In 2011, his son David was charged by the Maryland State Board of Physicians with practicing as a licensed physician when he only has a Bachelor of Arts degree in biology, and was fined $10,000 in July 2012.

=== Lawsuit against Maryland Board of Physicians ===
On December 21, 2012, a lawsuit was filed against the Maryland State Board of Physicians by Anne Geier.
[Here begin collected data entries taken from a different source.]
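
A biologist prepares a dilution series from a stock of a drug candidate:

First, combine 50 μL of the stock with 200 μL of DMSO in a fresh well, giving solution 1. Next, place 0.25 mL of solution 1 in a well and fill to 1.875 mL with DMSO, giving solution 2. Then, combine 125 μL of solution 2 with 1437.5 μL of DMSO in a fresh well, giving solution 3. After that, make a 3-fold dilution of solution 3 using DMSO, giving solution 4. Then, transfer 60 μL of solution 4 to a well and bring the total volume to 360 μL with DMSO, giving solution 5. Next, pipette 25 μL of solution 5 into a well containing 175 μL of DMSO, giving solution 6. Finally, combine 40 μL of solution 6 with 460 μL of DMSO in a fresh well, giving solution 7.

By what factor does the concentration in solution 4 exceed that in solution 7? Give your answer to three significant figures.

600

Step 1: 50 μL + 200 μL = 250 μL total → factor 250/50 = 5
Step 2: 0.25 mL brought to 1.875 mL → factor 1.875/0.25 = 7.5
Step 3: 125 μL + 1437.5 μL = 1562.5 μL total → factor 1562.5/125 = 12.5
Step 4: 3-fold → factor 3
Step 5: 60 μL brought to 360 μL → factor 360/60 = 6
Step 6: 25 μL + 175 μL = 200 μL total → factor 200/25 = 8
Step 7: 40 μL + 460 μL = 500 μL total → factor 500/40 = 12.5
Dilution factor to solution 4 = 1406.2; to solution 7 = 8.4375 × 10^5
[solution 4]/[solution 7] = (factor to solution 7)/(factor to solution 4) = 8.4375 × 10^5/1406.2 = 600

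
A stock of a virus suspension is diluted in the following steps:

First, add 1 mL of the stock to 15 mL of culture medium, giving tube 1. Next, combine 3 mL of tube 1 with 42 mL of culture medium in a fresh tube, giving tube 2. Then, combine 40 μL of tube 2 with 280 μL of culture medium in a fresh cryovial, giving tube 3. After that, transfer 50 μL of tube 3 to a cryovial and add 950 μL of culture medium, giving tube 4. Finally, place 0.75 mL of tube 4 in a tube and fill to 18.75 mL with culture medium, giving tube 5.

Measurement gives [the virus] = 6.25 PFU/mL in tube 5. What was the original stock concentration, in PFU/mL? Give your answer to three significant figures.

6.00 × 10^6 PFU/mL

Step 1: 1 mL + 15 mL = 16 mL total → factor 16/1 = 16
Step 2: 3 mL + 42 mL = 45 mL total → factor 45/3 = 15
Step 3: 40 μL + 280 μL = 320 μL total → factor 320/40 = 8
Step 4: 50 μL + 950 μL = 1000 μL total → factor 1000/50 = 20
Step 5: 0.75 mL brought to 18.75 mL → factor 18.75/0.75 = 25
Overall dilution factor = 16 × 15 × 8 × 20 × 25 = 9.6 × 10^5
Stock = 6.25 PFU/mL × 9.6 × 10^5 = 6.00 × 10^6 PFU/mL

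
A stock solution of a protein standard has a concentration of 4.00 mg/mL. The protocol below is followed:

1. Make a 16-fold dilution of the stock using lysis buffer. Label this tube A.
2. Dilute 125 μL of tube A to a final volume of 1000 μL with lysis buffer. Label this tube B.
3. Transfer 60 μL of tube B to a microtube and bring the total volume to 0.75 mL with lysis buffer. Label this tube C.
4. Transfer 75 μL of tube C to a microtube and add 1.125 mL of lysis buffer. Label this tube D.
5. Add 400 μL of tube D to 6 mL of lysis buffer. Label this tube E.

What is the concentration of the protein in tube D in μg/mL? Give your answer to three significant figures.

Step 1: 16-fold → factor 16
Step 2: 125 μL brought to 1000 μL → factor 1000/125 = 8
Step 3: 60 μL brought to 0.75 mL → factor 750/60 = 12.5
Step 4: 75 μL + 1.125 mL = 1200 μL total → factor 1200/75 = 16
Dilution factor through tube D = 16 × 8 × 12.5 × 16 = 25600
[tube D] = 4.00 mg/mL / 25600 = 0.0001563 mg/mL = 0.156 μg/mL

0.156 μg/mL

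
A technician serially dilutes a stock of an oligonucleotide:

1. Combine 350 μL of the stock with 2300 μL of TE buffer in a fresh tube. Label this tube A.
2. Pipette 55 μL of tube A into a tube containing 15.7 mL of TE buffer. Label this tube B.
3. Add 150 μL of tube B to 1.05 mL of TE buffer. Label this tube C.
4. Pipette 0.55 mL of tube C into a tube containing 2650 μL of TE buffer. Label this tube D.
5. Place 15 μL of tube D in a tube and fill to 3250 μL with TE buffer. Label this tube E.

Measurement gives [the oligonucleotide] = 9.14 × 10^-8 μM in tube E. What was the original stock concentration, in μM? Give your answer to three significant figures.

Step 1: 350 μL + 2300 μL = 2650 μL total → factor 2650/350 = 7.5714
Step 2: 55 μL + 15.7 mL = 15755 μL total → factor 15755/55 = 286.45
Step 3: 150 μL + 1.05 mL = 1200 μL total → factor 1200/150 = 8
Step 4: 0.55 mL + 2650 μL = 3.2 mL total → factor 3.2/0.55 = 5.8182
Step 5: 15 μL brought to 3250 μL → factor 3250/15 = 216.67
Overall dilution factor = 7.5714 × 286.45 × 8 × 5.8182 × 216.67 = 2.1873 × 10^7
Stock = 9.14 × 10^-8 μM × 2.1873 × 10^7 = 2.00 μM

2.00 μM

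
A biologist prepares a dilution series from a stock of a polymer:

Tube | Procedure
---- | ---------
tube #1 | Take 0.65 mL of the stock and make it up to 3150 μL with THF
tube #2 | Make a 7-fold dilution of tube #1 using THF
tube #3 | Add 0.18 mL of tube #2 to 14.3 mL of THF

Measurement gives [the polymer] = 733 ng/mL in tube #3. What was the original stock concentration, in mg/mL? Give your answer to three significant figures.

2.00 mg/mL

Step 1: 0.65 mL brought to 3150 μL → factor 3.15/0.65 = 4.8462
Step 2: 7-fold → factor 7
Step 3: 0.18 mL + 14.3 mL = 14.48 mL total → factor 14.48/0.18 = 80.444
Overall dilution factor = 4.8462 × 7 × 80.444 = 2728.9
Stock = 733 ng/mL × 2728.9 = 2.000 × 10^6 ng/mL = 2.00 mg/mL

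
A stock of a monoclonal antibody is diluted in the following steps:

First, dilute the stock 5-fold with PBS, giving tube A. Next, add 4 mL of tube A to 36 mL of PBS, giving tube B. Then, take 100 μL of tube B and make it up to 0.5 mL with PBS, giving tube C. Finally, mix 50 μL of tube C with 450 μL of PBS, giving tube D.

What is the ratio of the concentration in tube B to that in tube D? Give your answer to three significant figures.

Step 1: 5-fold → factor 5
Step 2: 4 mL + 36 mL = 40 mL total → factor 40/4 = 10
Step 3: 100 μL brought to 0.5 mL → factor 500/100 = 5
Step 4: 50 μL + 450 μL = 500 μL total → factor 500/50 = 10
Dilution factor to tube B = 50; to tube D = 2500
[tube B]/[tube D] = (factor to tube D)/(factor to tube B) = 2500/50 = 50.0

50.0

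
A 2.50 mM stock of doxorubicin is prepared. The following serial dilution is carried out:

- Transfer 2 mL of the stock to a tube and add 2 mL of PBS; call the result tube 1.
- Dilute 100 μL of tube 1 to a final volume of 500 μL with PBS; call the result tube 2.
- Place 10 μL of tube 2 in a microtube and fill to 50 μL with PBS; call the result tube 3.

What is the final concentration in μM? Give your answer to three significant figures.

Step 1: 2 mL + 2 mL = 4 mL total → factor 4/2 = 2
Step 2: 100 μL brought to 500 μL → factor 500/100 = 5
Step 3: 10 μL brought to 50 μL → factor 50/10 = 5
Overall dilution factor = 2 × 5 × 5 = 50
Final = 2.50 mM / 50 = 0.05000 mM = 50.0 μM

50.0 μM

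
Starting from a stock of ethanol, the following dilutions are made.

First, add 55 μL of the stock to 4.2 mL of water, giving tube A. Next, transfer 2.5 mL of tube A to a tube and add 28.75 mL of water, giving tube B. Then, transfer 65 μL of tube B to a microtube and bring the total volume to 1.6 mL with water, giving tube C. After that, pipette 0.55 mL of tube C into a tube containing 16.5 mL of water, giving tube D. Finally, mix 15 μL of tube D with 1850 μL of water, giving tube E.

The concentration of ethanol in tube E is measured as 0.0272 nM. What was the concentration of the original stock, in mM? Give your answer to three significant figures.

2.50 mM

Step 1: 55 μL + 4.2 mL = 4255 μL total → factor 4255/55 = 77.364
Step 2: 2.5 mL + 28.75 mL = 31.25 mL total → factor 31.25/2.5 = 12.5
Step 3: 65 μL brought to 1.6 mL → factor 1600/65 = 24.615
Step 4: 0.55 mL + 16.5 mL = 17.05 mL total → factor 17.05/0.55 = 31
Step 5: 15 μL + 1850 μL = 1865 μL total → factor 1865/15 = 124.33
Overall dilution factor = 77.364 × 12.5 × 24.615 × 31 × 124.33 = 9.1749 × 10^7
Stock = 0.0272 nM × 9.1749 × 10^7 = 2.496 × 10^6 nM = 2.50 mM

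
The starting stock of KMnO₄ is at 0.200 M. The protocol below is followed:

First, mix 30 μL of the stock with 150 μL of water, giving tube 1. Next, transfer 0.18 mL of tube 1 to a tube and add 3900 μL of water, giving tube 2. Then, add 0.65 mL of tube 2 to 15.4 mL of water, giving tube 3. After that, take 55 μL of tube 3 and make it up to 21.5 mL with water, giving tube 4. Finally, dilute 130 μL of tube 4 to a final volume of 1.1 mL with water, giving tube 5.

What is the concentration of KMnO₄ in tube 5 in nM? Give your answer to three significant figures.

18.0 nM

Step 1: 30 μL + 150 μL = 180 μL total → factor 180/30 = 6
Step 2: 0.18 mL + 3900 μL = 4.08 mL total → factor 4.08/0.18 = 22.667
Step 3: 0.65 mL + 15.4 mL = 16.05 mL total → factor 16.05/0.65 = 24.692
Step 4: 55 μL brought to 21.5 mL → factor 21500/55 = 390.91
Step 5: 130 μL brought to 1.1 mL → factor 1100/130 = 8.4615
Overall dilution factor = 6 × 22.667 × 24.692 × 390.91 × 8.4615 = 1.1108 × 10^7
Final = 0.200 M / 1.1108 × 10^7 = 1.801 × 10^-8 M = 18.0 nM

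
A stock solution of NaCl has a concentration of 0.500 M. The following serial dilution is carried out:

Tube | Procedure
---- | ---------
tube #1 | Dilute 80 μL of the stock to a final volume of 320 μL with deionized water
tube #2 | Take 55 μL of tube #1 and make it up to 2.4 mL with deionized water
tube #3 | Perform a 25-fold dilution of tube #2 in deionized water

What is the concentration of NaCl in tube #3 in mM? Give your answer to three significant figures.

Step 1: 80 μL brought to 320 μL → factor 320/80 = 4
Step 2: 55 μL brought to 2.4 mL → factor 2400/55 = 43.636
Step 3: 25-fold → factor 25
Overall dilution factor = 4 × 43.636 × 25 = 4363.6
Final = 0.500 M / 4363.6 = 0.0001146 M = 0.115 mM

0.115 mM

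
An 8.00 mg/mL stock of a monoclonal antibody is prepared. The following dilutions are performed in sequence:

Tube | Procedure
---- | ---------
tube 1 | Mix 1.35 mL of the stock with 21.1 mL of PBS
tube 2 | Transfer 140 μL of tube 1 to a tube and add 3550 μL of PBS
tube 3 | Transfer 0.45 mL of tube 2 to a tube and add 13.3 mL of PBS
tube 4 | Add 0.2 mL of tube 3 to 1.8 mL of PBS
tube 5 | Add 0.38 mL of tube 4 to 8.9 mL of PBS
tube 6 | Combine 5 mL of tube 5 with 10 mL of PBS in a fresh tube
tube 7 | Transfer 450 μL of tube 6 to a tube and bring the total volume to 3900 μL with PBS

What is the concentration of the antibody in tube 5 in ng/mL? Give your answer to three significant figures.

Step 1: 1.35 mL + 21.1 mL = 22.45 mL total → factor 22.45/1.35 = 16.63
Step 2: 140 μL + 3550 μL = 3690 μL total → factor 3690/140 = 26.357
Step 3: 0.45 mL + 13.3 mL = 13.75 mL total → factor 13.75/0.45 = 30.556
Step 4: 0.2 mL + 1.8 mL = 2 mL total → factor 2/0.2 = 10
Step 5: 0.38 mL + 8.9 mL = 9.28 mL total → factor 9.28/0.38 = 24.421
Dilution factor through tube 5 = 16.63 × 26.357 × 30.556 × 10 × 24.421 = 3.2707 × 10^6
[tube 5] = 8.00 mg/mL / 3.2707 × 10^6 = 2.446 × 10^-6 mg/mL = 2.45 ng/mL

2.45 ng/mL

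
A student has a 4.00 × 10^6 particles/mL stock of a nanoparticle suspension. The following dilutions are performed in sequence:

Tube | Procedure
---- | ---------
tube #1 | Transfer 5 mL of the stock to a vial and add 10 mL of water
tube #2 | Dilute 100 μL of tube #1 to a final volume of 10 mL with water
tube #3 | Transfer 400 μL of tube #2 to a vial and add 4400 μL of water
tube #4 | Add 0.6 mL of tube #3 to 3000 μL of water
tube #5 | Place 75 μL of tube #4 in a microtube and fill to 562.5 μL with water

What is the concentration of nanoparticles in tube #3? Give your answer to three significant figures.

1.11 × 10^3 particles/mL

Step 1: 5 mL + 10 mL = 15 mL total → factor 15/5 = 3
Step 2: 100 μL brought to 10 mL → factor 10000/100 = 100
Step 3: 400 μL + 4400 μL = 4800 μL total → factor 4800/400 = 12
Dilution factor through tube #3 = 3 × 100 × 12 = 3600
[tube #3] = 4.00 × 10^6 particles/mL / 3600 = 1.11 × 10^3 particles/mL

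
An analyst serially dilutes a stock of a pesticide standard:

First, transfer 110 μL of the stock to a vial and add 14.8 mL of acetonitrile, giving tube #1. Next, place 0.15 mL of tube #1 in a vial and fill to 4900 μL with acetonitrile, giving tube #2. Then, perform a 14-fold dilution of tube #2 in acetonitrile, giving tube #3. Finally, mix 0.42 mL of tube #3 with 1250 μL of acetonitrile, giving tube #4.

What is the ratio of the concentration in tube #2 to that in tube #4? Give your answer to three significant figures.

Step 1: 110 μL + 14.8 mL = 14910 μL total → factor 14910/110 = 135.55
Step 2: 0.15 mL brought to 4900 μL → factor 4.9/0.15 = 32.667
Step 3: 14-fold → factor 14
Step 4: 0.42 mL + 1250 μL = 1.67 mL total → factor 1.67/0.42 = 3.9762
Dilution factor to tube #2 = 4427.8; to tube #4 = 2.4648 × 10^5
[tube #2]/[tube #4] = (factor to tube #4)/(factor to tube #2) = 2.4648 × 10^5/4427.8 = 55.7

55.7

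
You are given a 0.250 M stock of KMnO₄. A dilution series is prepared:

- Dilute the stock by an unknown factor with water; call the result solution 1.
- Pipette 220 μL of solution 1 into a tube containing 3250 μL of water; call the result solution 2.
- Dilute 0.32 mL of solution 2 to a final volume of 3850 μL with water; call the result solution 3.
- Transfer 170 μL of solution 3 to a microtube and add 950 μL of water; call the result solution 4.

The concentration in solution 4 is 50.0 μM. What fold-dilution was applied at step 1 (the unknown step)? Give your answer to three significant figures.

Step 1: unknown factor x
Step 2: 220 μL + 3250 μL = 3470 μL total → factor 3470/220 = 15.773
Step 3: 0.32 mL brought to 3850 μL → factor 3.85/0.32 = 12.031
Step 4: 170 μL + 950 μL = 1120 μL total → factor 1120/170 = 6.5882
Product of known-step factors = 1250.2
Overall factor = 0.250 M / (50.0 μM) = 5000
x = 5000 / 1250.2 = 4.00

4.00-fold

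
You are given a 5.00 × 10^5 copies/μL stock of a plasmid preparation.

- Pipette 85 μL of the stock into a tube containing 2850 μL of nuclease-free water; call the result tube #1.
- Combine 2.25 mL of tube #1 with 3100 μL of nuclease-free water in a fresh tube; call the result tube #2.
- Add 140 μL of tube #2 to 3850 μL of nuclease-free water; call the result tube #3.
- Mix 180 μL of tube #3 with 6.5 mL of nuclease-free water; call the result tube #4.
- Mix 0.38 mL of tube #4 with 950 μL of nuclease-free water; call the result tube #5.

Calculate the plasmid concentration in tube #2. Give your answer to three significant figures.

6.09 × 10^3 copies/μL

Step 1: 85 μL + 2850 μL = 2935 μL total → factor 2935/85 = 34.529
Step 2: 2.25 mL + 3100 μL = 5.35 mL total → factor 5.35/2.25 = 2.3778
Dilution factor through tube #2 = 34.529 × 2.3778 = 82.103
[tube #2] = 5.00 × 10^5 copies/μL / 82.103 = 6.09 × 10^3 copies/μL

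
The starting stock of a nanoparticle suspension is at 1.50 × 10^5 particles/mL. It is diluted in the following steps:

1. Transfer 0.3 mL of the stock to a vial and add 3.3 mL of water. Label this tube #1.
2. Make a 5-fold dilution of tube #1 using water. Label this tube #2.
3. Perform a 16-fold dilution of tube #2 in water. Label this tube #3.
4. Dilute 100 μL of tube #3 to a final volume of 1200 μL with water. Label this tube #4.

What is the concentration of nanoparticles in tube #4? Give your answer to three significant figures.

Step 1: 0.3 mL + 3.3 mL = 3.6 mL total → factor 3.6/0.3 = 12
Step 2: 5-fold → factor 5
Step 3: 16-fold → factor 16
Step 4: 100 μL brought to 1200 μL → factor 1200/100 = 12
Overall dilution factor = 12 × 5 × 16 × 12 = 11520
Final = 1.50 × 10^5 particles/mL / 11520 = 13.0 particles/mL

13.0 particles/mL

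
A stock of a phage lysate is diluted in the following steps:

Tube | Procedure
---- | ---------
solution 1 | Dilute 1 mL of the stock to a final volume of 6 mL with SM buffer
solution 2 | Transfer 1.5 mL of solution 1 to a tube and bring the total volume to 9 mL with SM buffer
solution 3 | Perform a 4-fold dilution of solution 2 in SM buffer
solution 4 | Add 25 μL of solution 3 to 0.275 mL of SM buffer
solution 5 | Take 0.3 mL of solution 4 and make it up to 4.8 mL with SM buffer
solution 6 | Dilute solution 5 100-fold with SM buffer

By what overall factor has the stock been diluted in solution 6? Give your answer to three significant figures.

2.76 × 10^6

Step 1: 1 mL brought to 6 mL → factor 6/1 = 6
Step 2: 1.5 mL brought to 9 mL → factor 9/1.5 = 6
Step 3: 4-fold → factor 4
Step 4: 25 μL + 0.275 mL = 300 μL total → factor 300/25 = 12
Step 5: 0.3 mL brought to 4.8 mL → factor 4.8/0.3 = 16
Step 6: 100-fold → factor 100
Overall dilution factor = 6 × 6 × 4 × 12 × 16 × 100 = 2.7648 × 10^6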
The claim made in case 371761-V was that a cease and desist order filed by the Maryland State Board of Physicians against Mark Geier, for prescribing medicine to his family after his license was suspended, was posted publicly on the Board's website disclosing their private medical information. A court initially ordered the Board to pay the Geiers $2.5 million, but the judgment was overturned on appeal.

==Personal life==
Geier and his wife Anne played doubles tennis. Their son David is also an avid tennis player. Anne died of metastatic melanoma at age 67 in 2014.

Geier died on March 20, 2025 in Jupiter, Florida.